- Genre: Drama; Horror; Musical;
- Written by: Chloe Moss
- Directed by: Colin Teague
- Starring: Lacey Turner; Andrew Gower; David Harewood;
- Country of origin: United Kingdom

Production
- Executive producers: Meredith Chambers; Richard Fell; Eleanor Moran;
- Producer: Tony Followell
- Running time: 85 mins

Original release
- Network: BBC Three
- Release: 19 March – 21 March 2011

= Frankenstein's Wedding =

Frankenstein's Wedding (also known as Frankenstein's Wedding… Live in Leeds) is a live musical drama based on Mary Shelley's 1818 novel Frankenstein; or, The Modern Prometheus. The show was broadcast live on BBC Three on 19 March 2011 from Kirkstall Abbey.

==Summary==
The show followed the same story line as Shelley's novel, however it was based mostly around the night of Victor Frankenstein's wedding. An audience of 12,000 watch from Kirkstall Abbey as Victor and Elizabeth Lavenza get married.
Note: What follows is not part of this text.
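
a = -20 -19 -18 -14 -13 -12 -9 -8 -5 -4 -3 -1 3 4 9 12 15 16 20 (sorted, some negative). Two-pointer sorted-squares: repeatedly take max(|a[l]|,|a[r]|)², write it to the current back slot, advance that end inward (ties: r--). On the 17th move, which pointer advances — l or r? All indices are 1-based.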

Throughout the event scenes which had been filmed prior were shown, mainly focusing on Frankenstein's monster. There were moments in which the cast sang well known songs, including Andrew Gower performing the song "Wires" by Athlete.

==Cast==
- Lacey Turner as Elizabeth 'Liz' Lavenza
- Andrew Gower as Victor Frankenstein
- David Harewood as The Creature
- Mark Williams as Alphonse Frankenstein
- Jemima Rooper as Justine Mortiz
- Andrew Knott as Henry
- Pearce Quigley as Uncle Alfred "Fred" Frankenstein
- Gary Carr as Giles
- Michael Higgs as a Detective
- Anthony Lewis as a Policeman

== Reception ==
The drama was nominated for the "Sport & Live Event award" at the 2012 British Academy Television Awards. and "Nations and Regions Programme award" at the Royal Television Society Programme awards,

The production did win a hat-trick of awards for the "Sport or Event Coverage", "Professional Excellence: Vision & Audio", and "Music or Use of Music" at the regional RTS Yorkshire awards.